Liang ZHOU^1,²(), Qi ZHAO^1,³, Fan YANG⁴

1. Faculty of Geomatics, Lanzhou Jiaotong University, Lanzhou 730070, China
2. State Key Laboratory of Resources and Environmental Information System, Institute of Geographic Sciences and Natural Resources Research, CAS, Beijing 100101, China
3. School of Geographical Sciences, Nanjing Normal University, Nanjing 210023, China
4. Tencent Beijing Technology Co. Ltd, Beijing 100836, China

Received:2018-07-18 Revised:2019-02-16 Online:2019-06-28 Published:2019-06-27
Supported by:
National Natural Science Foundation of China, No. 41701173;Science Foundation for the Excellent Youth Scholars of Ministry of Education of China, No. 17YJCZH268;Gansu Feitian Scholar Youth Expert Support Program.

摘要/Abstract

摘要：

科学识别城市群边界是城市群精明紧凑发展的关键,也是国家空间治理体系与空间治理能力的重要标志。论文以京津冀、长三角和珠三角3大城市群为研究区域,采用NPP/VIIRS(Suomi National Polar-orbiting Partnership / Visible Infrared Imaging Radiometer Suite)夜间灯光影像与POI(Point of Interest)数据,基于密度的曲线阈值法与分形网络演化算法,对3个城市群的实际物理边界和集聚空间范围进行精准识别与空间特征解析。研究结果表明：① 基于POI密度的曲线阈值法与NPP/VIIRS分形网络演化算法识别出城市群边界均小于国家城市群规划的行政边界,识别范围约占规划范围的20.90%~24.40%,识别结果显示3大城市群中长三角城市群发育最好,识别的城市群面积是京津冀和珠三角城市群的2倍左右;② 从POI与NPP/VIIRS灯光数据提取的城市群边界面积非常接近,其中POI数据提取的城市群面积偏大,更大程度上反映的是城市群整体边界轮廓而非内部细节;NPP/VIIRS影像提取的城市群更细碎,能更好地识别城市群聚集中心与关键核心区域,2种方法可以相互比较和验证;③ POI与灯光数据识别的城市群边界叠置分析发现,3大城市群中除了关键核心地带(集聚区)以外,外围还有众多孤立的点状区域(中小城镇),外围的点状区域与城市群集聚中心区空间割裂,一定程度上很难快速有效地接受来自城市群核心区域的辐射带动(涓滴效应)。

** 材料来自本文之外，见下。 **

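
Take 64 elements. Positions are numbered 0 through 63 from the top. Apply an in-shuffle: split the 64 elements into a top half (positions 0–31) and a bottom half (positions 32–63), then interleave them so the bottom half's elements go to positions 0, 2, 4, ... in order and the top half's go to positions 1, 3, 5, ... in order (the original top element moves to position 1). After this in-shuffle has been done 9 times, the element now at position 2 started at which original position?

Work backwards from position 2, undoing one in-shuffle at a time:
2 ← 33 ← 16 ← 40 ← 52 ← 58 ← 61 ← 30 ← 47 ← 23
So the element now at position 2 started at position 23.

23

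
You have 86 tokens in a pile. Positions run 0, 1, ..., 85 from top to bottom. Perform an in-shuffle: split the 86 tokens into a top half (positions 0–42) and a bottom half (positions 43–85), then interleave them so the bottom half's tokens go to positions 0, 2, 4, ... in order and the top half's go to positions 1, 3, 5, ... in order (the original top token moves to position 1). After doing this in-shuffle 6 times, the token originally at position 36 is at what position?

18

Track the token's position through each in-shuffle:
36 → 73 → 60 → 34 → 69 → 52 → 18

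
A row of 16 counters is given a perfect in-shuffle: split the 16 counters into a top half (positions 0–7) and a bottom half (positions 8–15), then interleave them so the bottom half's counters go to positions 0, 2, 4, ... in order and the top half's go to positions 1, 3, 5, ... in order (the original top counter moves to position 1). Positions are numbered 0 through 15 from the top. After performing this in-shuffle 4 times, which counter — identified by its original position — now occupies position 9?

Work backwards from position 9, undoing one in-shuffle at a time:
9 ← 4 ← 10 ← 13 ← 6
So the counter now at position 9 started at position 6.

6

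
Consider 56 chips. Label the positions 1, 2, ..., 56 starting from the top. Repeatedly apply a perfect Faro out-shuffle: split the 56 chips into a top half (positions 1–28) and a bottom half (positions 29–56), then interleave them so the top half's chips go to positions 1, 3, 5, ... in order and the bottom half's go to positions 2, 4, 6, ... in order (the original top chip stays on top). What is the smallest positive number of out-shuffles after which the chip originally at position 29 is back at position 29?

Follow position 29 under repeated out-shuffles:
29 → 2 → 3 → 5 → 9 → 17 → 33 → 10 → 19 → 37 → 18 → 35 → 14 → 27 → 53 → 50 → 44 → 32 → 8 → 15 → 29
It first returns after 20 out-shuffles.

20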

关键词: 多源数据, 空间规划, 城市规模, 城市结构, 城市群

Abstract:

Identification of urban agglomeration boundary is the key to the smart and compact development of urban agglomerations. It also contributes to the development of national spatial governance system and the ability of spatial governance. Taking the Beijing-Tianjin-Hebei, Yangtze River Delta, and Pearl River Delta urban agglomerations as an example and by combining the Suomi National Polar-orbiting Partnership / Visible Infrared Imaging Radiometer Suite (NPP /VIIRS) night light images and points of interest (POI) data, this study aimed to accurately identify the actual physical boundaries of the three urban agglomerations and to analyze the spatial features of the agglomeration space by density-based curve threshold method and object-oriented fractal network evolution algorithm. The results show that: 1) The curve threshold method based on POI density and the NPP/VIIRS fractal network evolution algorithm both recognize that the boundaries of urban agglomeration are smaller than the administrative boundaries of the national urban agglomeration planning, and the identified ranges are 20.90%-24.40% of the planned ranges. 2) The areas of urban agglomeration extracted by POI and night light data are very close and can be compared and verified with each other. The areas of urban agglomerations extracted by POI data are larger, which to a great extent reflect the overall boundary of urban agglomeration instead of internal details. The urban agglomeration areas extracted by NPP/VIIRS images are more fragmented, which can identify the core areas of urban agglomerations. 3) Overlay of urban agglomerations extracted from the POI and the light data shows that in addition to the core zones, there are many isolated point areas in the three urban agglomerations, indicating that the three major urban agglomerations in China are still at a rapid development stage. The intensity of inter-city contact needs to be further strengthened.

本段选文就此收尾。